In the creation, God shows his mastery over the sea. He makes it go to an appointed place and stay there. God “stretches out the heavens and tramples down the waves of the sea” (Job 9.8). “He quieted the sea with his power” (Job 26.12). “You rule the swelling of the sea; when its waves rise, you still them” (Psa 89.9). God “set for the sea its boundary so that the water would not transgress His command, when He marked out the foundations of the earth” (Prov 8.29). By pushing the sea aside to form both the sky and dry land, God was demonstrating his superior power to defeat hostile forces and to make life.

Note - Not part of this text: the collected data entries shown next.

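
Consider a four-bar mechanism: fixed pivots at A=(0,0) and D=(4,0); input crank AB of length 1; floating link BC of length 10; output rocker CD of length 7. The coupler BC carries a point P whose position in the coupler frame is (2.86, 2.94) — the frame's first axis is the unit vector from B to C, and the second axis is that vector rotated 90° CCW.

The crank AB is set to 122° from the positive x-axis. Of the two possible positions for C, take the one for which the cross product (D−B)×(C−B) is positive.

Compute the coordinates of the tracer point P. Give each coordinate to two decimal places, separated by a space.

0.63 4.78

A=(0,0), D=(4.00,0)
B = A + 1.00·(cos122°, sin122°) = (-0.5299, 0.8480)
|BD| = 4.6086
circle(B,10.00) ∩ circle(D,7.00): a=7.8374, h=6.2109
  candidates: C₊=(8.3166,5.5107) cross=28.623; C₋=(6.0308,-6.6989) cross=-28.623
  mode + wants cross > 0 → take C=(8.3166,5.5107) (cross=28.623)
ex = (C−B)/|BC| = (0.8846,0.4663); ey = (-0.4663,0.8846)
P = B + 2.86·ex + 2.94·ey = (0.6294,4.7824)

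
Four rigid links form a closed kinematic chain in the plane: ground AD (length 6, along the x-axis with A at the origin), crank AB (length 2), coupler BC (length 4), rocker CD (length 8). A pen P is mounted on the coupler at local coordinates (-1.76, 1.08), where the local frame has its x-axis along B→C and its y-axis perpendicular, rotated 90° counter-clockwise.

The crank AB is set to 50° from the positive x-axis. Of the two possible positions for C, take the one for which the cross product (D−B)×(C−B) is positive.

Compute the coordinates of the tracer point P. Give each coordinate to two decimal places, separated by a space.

0.81 -0.48

A=(0,0), D=(6.00,0)
B = A + 2.00·(cos50°, sin50°) = (1.2856, 1.5321)
|BD| = 4.9571
circle(B,4.00) ∩ circle(D,8.00): a=-2.3630, h=3.2275
  candidates: C₊=(0.0358,5.3318) cross=15.999; C₋=(-1.9592,-0.8070) cross=-15.999
  mode + wants cross > 0 → take C=(0.0358,5.3318) (cross=15.999)
ex = (C−B)/|BC| = (-0.3124,0.9499); ey = (-0.9499,-0.3124)
P = B + -1.76·ex + 1.08·ey = (0.8095,-0.4772)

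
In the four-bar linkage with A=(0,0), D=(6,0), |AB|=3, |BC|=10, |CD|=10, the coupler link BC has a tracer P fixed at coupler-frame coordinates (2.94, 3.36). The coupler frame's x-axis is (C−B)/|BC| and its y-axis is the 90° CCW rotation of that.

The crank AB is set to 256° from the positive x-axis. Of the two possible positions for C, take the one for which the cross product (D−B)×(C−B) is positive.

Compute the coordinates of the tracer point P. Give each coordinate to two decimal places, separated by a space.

-4.18 -0.08

A=(0,0), D=(6.00,0)
B = A + 3.00·(cos256°, sin256°) = (-0.7258, -2.9109)
|BD| = 7.3287
circle(B,10.00) ∩ circle(D,10.00): a=3.6643, h=9.3044
  candidates: C₊=(-1.0585,7.0836) cross=68.189; C₋=(6.3328,-9.9945) cross=-68.189
  mode + wants cross > 0 → take C=(-1.0585,7.0836) (cross=68.189)
ex = (C−B)/|BC| = (-0.0333,0.9994); ey = (-0.9994,-0.0333)
P = B + 2.94·ex + 3.36·ey = (-4.1817,-0.0843)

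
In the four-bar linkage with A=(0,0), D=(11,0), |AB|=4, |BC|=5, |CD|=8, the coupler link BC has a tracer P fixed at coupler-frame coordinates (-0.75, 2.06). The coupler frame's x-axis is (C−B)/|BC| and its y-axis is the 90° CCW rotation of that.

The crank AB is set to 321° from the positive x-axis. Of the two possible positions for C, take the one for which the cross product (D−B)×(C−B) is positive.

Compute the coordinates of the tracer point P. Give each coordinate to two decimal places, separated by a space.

1.01 -3.15

A=(0,0), D=(11.00,0)
B = A + 4.00·(cos321°, sin321°) = (3.1086, -2.5173)
|BD| = 8.2832
circle(B,5.00) ∩ circle(D,8.00): a=1.7874, h=4.6696
  candidates: C₊=(3.3924,2.4747) cross=38.679; C₋=(6.2306,-6.4228) cross=-38.679
  mode + wants cross > 0 → take C=(3.3924,2.4747) (cross=38.679)
ex = (C−B)/|BC| = (0.0568,0.9984); ey = (-0.9984,0.0568)
P = B + -0.75·ex + 2.06·ey = (1.0093,-3.1492)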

The Genesis account also presents God as acting swiftly over his creation. Remember, one of the hallmarks of an apocalyptic event is that it is a sudden, drastic, and catastrophic action on God’s part that eliminates lawlessness and creates a situation of goodness. That is exactly what we see in Genesis 1. In a period of six days (a relatively short time) God took the chaos and made it ordered, full of light, and full of life. True to his usual mode of operation, God acted abruptly and decisively against the situation that prevailed.
In this way, then, the creation was the original apocalyptic scenario. There was a situation that was “lawless,” as it were. Matter was all jumbled together, nothing was ordered or organized. How long the earth stayed that way I do not know, but the important thing to see is that God “defeated” and “conquered” this lawless, chaotic situation. At each step of his quick work, God was overcoming the initial chaotic condition of the world, and what was left was something that could be called “good” (seven times in Gen 1). In a very important sense, the creation account displays God as acting in judgment against darkness and chaos (or lawlessness). This corresponds to the situation we noted in Genesis 6-9, where God removed the lawless people from this world and left in its place a world that was good, and inhabited by only good people (Noah and his clan).
It is also vitally important to remember that God accomplished the creation by his word. God’s powerful, active word (Isa 55.10f; Heb 4.12) is what defeats darkness and lawlessness and creates goodness (or, righteousness) and life.
The creation account in Genesis 1 is more than just a record of the origin of the universe. It also serves as the original and controlling apocalyptic pattern for how God interacts with the world. One of the most important things we can do as good Bible students is to try to appreciate that the creation story is, in a sense, the story of the Bible. It would not be an exaggeration to say that when we see God acting in the Bible, there is always, somewhere, in that action an echo of the creation account in Genesis 1.